Penatalaksanaan Spondilolisis
Penatalaksanaan spondilolisis dapat dibagi menjadi penatalaksanaan konservatif dan pembedahan. Angka kesembuhan mencapai 90% dengan deteksi lebih awal. Umumnya bila penatalaksanaan konservatif seperti pembatasan aktivitas fisik atau fisioterapi selama 6 bulan tidak memperbaiki nyeri punggung maka dianjurkan untuk dilanjutkan dengan penatalaksanaan pembedahan, salah satunya dengan metode fiksasi sekrup kait pedikel yang memberi tingkat kesembuhan hingga 100%.
Saat ini penggunaan low-intensity pulsed ultrasound (LIPUS) sebagai terapi konservatif spondilolisis dikatakan memberikan hasil yang menjanjikan, namun di Indonesia belum dapat diterapkan pada pasien.

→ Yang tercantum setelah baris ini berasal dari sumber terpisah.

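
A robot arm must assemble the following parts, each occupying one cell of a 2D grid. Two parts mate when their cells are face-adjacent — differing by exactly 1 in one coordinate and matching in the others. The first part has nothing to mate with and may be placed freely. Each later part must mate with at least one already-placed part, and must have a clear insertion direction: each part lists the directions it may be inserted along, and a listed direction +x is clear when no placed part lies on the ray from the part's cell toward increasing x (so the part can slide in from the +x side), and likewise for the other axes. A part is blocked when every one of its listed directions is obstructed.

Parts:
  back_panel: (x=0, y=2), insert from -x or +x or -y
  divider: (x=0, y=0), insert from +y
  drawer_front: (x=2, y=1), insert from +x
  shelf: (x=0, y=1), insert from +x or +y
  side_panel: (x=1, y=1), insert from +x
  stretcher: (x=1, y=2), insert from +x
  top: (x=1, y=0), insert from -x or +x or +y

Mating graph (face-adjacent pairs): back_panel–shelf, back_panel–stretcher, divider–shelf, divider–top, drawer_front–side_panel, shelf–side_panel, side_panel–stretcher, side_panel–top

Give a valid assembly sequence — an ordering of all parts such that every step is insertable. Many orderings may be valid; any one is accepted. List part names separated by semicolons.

1. stretcher@(1, 2) [+x clear] — {stretcher}
2. side_panel@(1, 1) [+x clear] — {side_panel, stretcher}
3. top@(1, 0) [-x clear] — {side_panel, stretcher, top}
4. drawer_front@(2, 1) [+x clear] — {drawer_front, side_panel, stretcher, top}
5. divider@(0, 0) [+y clear] — {divider, drawer_front, side_panel, stretcher, top}
6. shelf@(0, 1) [+y clear] — {divider, drawer_front, shelf, side_panel, stretcher, top}
7. back_panel@(0, 2) [-x clear] — {back_panel, divider, drawer_front, shelf, side_panel, stretcher, top}

stretcher; side_panel; top; drawer_front; divider; shelf; back_panel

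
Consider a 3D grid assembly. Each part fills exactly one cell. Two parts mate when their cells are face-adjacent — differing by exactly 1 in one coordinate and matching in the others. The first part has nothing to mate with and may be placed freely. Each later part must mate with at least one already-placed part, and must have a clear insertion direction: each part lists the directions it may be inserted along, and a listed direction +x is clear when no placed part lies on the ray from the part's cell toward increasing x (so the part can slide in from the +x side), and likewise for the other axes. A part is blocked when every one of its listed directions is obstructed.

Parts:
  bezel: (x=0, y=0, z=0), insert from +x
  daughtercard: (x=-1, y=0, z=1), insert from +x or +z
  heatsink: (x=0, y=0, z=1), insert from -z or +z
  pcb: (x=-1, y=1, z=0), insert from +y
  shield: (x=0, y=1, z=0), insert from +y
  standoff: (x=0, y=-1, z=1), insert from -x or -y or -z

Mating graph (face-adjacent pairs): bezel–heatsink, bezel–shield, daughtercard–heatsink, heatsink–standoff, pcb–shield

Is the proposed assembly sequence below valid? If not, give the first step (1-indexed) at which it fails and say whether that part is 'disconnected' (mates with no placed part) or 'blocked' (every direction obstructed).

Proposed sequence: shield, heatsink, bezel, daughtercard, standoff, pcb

1. shield@(0, 1, 0) [+y clear] — {shield}
2. heatsink@(0, 0, 1) — no placed neighbour ⇒ disconnected

Invalid at step 2 (disconnected)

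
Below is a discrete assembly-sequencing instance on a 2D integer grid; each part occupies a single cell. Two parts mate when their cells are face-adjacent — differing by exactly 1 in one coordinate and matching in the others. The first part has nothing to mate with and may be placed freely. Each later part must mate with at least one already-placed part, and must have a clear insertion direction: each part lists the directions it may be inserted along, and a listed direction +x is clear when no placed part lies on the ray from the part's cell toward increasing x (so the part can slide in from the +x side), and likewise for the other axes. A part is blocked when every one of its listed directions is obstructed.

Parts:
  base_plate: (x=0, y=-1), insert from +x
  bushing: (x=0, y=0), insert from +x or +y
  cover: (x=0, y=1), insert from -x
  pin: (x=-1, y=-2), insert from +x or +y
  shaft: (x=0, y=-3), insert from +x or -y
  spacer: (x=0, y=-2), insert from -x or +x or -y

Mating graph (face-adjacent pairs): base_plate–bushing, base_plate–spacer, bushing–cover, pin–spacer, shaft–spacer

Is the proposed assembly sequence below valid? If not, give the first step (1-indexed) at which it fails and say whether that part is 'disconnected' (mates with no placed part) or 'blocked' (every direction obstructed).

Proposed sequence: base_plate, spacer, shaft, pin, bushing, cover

Valid

1. base_plate@(0, -1) [+x clear] — {base_plate}
2. spacer@(0, -2) [-x clear] — {base_plate, spacer}
3. shaft@(0, -3) [+x clear] — {base_plate, shaft, spacer}
4. pin@(-1, -2) [+y clear] — {base_plate, pin, shaft, spacer}
5. bushing@(0, 0) [+x clear] — {base_plate, bushing, pin, shaft, spacer}
6. cover@(0, 1) [-x clear] — {base_plate, bushing, cover, pin, shaft, spacer}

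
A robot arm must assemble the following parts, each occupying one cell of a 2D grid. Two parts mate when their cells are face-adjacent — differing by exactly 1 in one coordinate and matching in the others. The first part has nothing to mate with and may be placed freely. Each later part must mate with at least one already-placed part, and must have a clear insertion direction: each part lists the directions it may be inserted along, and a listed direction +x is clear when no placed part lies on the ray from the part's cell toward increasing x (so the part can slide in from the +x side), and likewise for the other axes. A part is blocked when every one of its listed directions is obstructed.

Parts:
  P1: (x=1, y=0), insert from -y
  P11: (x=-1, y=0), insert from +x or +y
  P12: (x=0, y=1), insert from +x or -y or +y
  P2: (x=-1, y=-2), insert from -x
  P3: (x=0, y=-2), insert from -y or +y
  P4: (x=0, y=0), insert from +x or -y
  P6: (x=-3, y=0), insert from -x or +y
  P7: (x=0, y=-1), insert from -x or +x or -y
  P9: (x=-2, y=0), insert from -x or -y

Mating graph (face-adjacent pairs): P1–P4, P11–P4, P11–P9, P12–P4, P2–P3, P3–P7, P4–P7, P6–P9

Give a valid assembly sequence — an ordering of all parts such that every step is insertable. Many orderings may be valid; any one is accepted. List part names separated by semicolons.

P2; P3; P7; P4; P1; P12; P11; P9; P6

1. P2@(-1, -2) [-x clear] — {P2}
2. P3@(0, -2) [-y clear] — {P2, P3}
3. P7@(0, -1) [-x clear] — {P2, P3, P7}
4. P4@(0, 0) [+x clear] — {P2, P3, P4, P7}
5. P1@(1, 0) [-y clear] — {P1, P2, P3, P4, P7}
6. P12@(0, 1) [+x clear] — {P1, P12, P2, P3, P4, P7}
7. P11@(-1, 0) [+y clear] — {P1, P11, P12, P2, P3, P4, P7}
8. P9@(-2, 0) [-x clear] — {P1, P11, P12, P2, P3, P4, P7, P9}
9. P6@(-3, 0) [-x clear] — {P1, P11, P12, P2, P3, P4, P6, P7, P9}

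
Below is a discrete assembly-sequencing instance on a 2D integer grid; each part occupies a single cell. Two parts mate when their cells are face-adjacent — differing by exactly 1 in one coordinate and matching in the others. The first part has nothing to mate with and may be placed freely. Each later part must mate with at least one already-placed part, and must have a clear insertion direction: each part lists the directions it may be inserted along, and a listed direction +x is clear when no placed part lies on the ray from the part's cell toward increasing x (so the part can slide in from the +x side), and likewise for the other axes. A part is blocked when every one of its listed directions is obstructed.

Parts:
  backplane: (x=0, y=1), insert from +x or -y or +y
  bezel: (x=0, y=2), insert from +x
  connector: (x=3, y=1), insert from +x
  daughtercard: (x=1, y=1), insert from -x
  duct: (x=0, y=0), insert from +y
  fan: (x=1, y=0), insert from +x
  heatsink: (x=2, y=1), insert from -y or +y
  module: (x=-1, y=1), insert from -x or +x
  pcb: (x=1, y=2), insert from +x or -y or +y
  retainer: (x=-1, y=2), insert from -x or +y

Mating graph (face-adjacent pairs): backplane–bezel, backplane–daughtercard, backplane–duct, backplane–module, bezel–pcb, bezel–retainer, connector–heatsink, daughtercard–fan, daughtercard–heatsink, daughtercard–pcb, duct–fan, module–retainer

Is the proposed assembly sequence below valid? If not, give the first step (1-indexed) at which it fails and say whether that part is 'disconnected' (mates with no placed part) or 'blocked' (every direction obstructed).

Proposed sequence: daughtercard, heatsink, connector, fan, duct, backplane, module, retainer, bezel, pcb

1. daughtercard@(1, 1) [-x clear] — {daughtercard}
2. heatsink@(2, 1) [-y clear] — {daughtercard, heatsink}
3. connector@(3, 1) [+x clear] — {connector, daughtercard, heatsink}
4. fan@(1, 0) [+x clear] — {connector, daughtercard, fan, heatsink}
5. duct@(0, 0) [+y clear] — {connector, daughtercard, duct, fan, heatsink}
6. backplane@(0, 1) [+y clear] — {backplane, connector, daughtercard, duct, fan, heatsink}
7. module@(-1, 1) [-x clear] — {backplane, connector, daughtercard, duct, fan, heatsink, module}
8. retainer@(-1, 2) [-x clear] — {backplane, connector, daughtercard, duct, fan, heatsink, module, retainer}
9. bezel@(0, 2) [+x clear] — {backplane, bezel, connector, daughtercard, duct, fan, heatsink, module, retainer}
10. pcb@(1, 2) [+x clear] — {backplane, bezel, connector, daughtercard, duct, fan, heatsink, module, pcb, retainer}

Valid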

Penatalaksanaan Konservatif
Penatalaksanaan konservatif pada penyakit spondilolisis dipilih pada pasien yang terdiagnosis pada kondisi yang masih ringan serta pasien yang masih berusia muda sebagai terapi inisial. Tindakan yang dilakukan pada terapi konservatif antara lain dengan pemakaian bracing, pembatasan aktivitas, fisioterapi dan kontrol nyeri dengan obat-obatan. Saat ini teknik low-intensity pulsed ultrasound (LIPUS) sedang dikaji oleh para ahli karena dapat meningkatkan kemungkinan kesembuhan.[4]
Efektivitas terapi konservatif sangat bergantung pada derajat beratnya cacat serta usia. Derajat keberhasilan lebih tinggi pada pasien usia muda. Pada derajat awal penyembuhan terjadi pada 73–93,8% kasus, pada fase progresif terapi konservatif memberikan penyembuhan pada 38.5–80% kasus, sedangkan pasien fase terminal umumnya tidak membaik dengan terapi konservatif.[4,5]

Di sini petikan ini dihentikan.